His fable “Animal Farm,” a satire of the Bolshevik revolution published in 1945, depicts a revolution that creates a tyranny even more oppressive than the one it overthrew. His novel “1984,” published in 1949, is a dismal parody of how thought and imagination are obliterated in a totalitarian state.
Animal Farm and “1984” are commonly interpreted as monumental assaults on socialism. The irony is, Orwell was an avowed socialist.
Though we know Orwell for his two great novels, in his time he was best known for his essays and journalism.
In an 1946 essay, “Why I Write,” Orwell declared, “Every line of serious work that I have written since 1936 has been written, directly or indirectly, against totalitarianism and for democratic socialism, as I understand it.”
Orwell had a dim view of capitalism.

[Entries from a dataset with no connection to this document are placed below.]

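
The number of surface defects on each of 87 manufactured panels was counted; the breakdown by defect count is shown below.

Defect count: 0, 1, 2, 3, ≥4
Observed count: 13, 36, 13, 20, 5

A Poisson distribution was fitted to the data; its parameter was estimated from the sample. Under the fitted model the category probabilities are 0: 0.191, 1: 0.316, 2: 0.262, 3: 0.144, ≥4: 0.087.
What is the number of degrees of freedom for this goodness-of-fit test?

3

There are k = 5 categories and 1 parameter estimated from the data, so df = 5 − 1 − 1 = 3.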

In one essay he described capitalism as “a free-for-all in which the worst man wins.” In another he described the economic liberty in capitalism as “the right to exploit others for profit.”
For Orwell, socialism meant a society without class distinctions. Class, to Orwell, was not simply a matter of wealth, it was fundamentally a matter of one’s attitude toward fellow human beings. He found upper and middle class contempt for the lower class abhorrent.

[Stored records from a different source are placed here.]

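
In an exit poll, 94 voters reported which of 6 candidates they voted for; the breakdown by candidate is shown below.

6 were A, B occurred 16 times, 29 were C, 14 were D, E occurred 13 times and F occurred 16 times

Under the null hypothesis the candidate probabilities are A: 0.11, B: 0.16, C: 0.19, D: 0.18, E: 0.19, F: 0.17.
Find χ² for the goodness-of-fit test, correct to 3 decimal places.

10.658

Expected counts E_i = n·p_i: 94×0.11 = 10.34, 94×0.16 = 15.04, 94×0.19 = 17.86, 94×0.18 = 16.92, 94×0.19 = 17.86, 94×0.17 = 15.98.
cat         O        E   (O−E)²/E
A           6    10.34     1.8216
B          16    15.04     0.0613
C          29    17.86     6.9485
D          14    16.92     0.5039
E          13    17.86     1.3225
F          16    15.98     0.0000
Sum = 10.658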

Though a committed socialist to the end, Orwell was haunted by the politics of socialism.
Under socialism, the state determines what is to be produced, how much, and how. It also determines people’s incomes. That is extraordinary power.

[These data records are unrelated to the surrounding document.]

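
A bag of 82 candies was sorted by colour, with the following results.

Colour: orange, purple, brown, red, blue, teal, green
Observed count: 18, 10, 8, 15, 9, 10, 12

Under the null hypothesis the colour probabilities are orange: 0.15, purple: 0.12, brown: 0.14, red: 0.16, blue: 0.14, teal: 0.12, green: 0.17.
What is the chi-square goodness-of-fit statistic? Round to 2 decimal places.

Expected counts E_i = n·p_i: 82×0.15 = 12.3, 82×0.12 = 9.84, 82×0.14 = 11.48, 82×0.16 = 13.12, 82×0.14 = 11.48, 82×0.12 = 9.84, 82×0.17 = 13.94.
orange: (18 − 12.3)²/12.3 = 32.49/12.3 = 2.641
purple: (10 − 9.84)²/9.84 = 0.0256/9.84 = 0.003
brown: (8 − 11.48)²/11.48 = 12.1104/11.48 = 1.055
red: (15 − 13.12)²/13.12 = 3.5344/13.12 = 0.269
blue: (9 − 11.48)²/11.48 = 6.1504/11.48 = 0.536
teal: (10 − 9.84)²/9.84 = 0.0256/9.84 = 0.003
green: (12 − 13.94)²/13.94 = 3.7636/13.94 = 0.270
Sum = 4.78

4.78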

How to prevent such power from being abused? Would democracy be enough to check the ruling elite in a socialist state from abusing their power? Is socialism inherently despotism?
Orwell never resolved those questions. He worried that while capitalism was an “oligarchy based on money,” socialism might be worse: “an oligarchy based on power.” In a 1944 essay he wrote, “Despotism based on power instead of money is the inherent danger of socialism.”
He seemed to grow more pessimistic about the compatibility of socialism and democracy with time. One reason was socialists themselves.
“As with the Christian religion,” he wrote, “the worst advertisement for socialism is its adherents.”
Orwell accused many socialists of having a false concern for the working class. He charged that for many socialists, socialism did not mean ending class distinctions, it meant “a set of reforms which ‘we,’ the clever ones, are going to impose upon ‘them,’ the lower orders.”
Orwell also attacked many of his fellow intellectuals on the left for willfully ignoring, excusing or lying about Soviet atrocities to protect the socialist cause. He castigated left intellectuals for their “Russian mythos,” as he called it, the belief that because Russia was socialist, “every act of its rulers must be excused, if not imitated.”
Orwell was especially troubled by the larger reality that the line between the desire for justice and the desire for power is thin and blurry. “Of revolutionaries,” Orwell wrote in 1945, “the longing for a just society has always been fatally mixed up with the intention to secure power for themselves.”
Mr. Orwell is as relevant today as ever.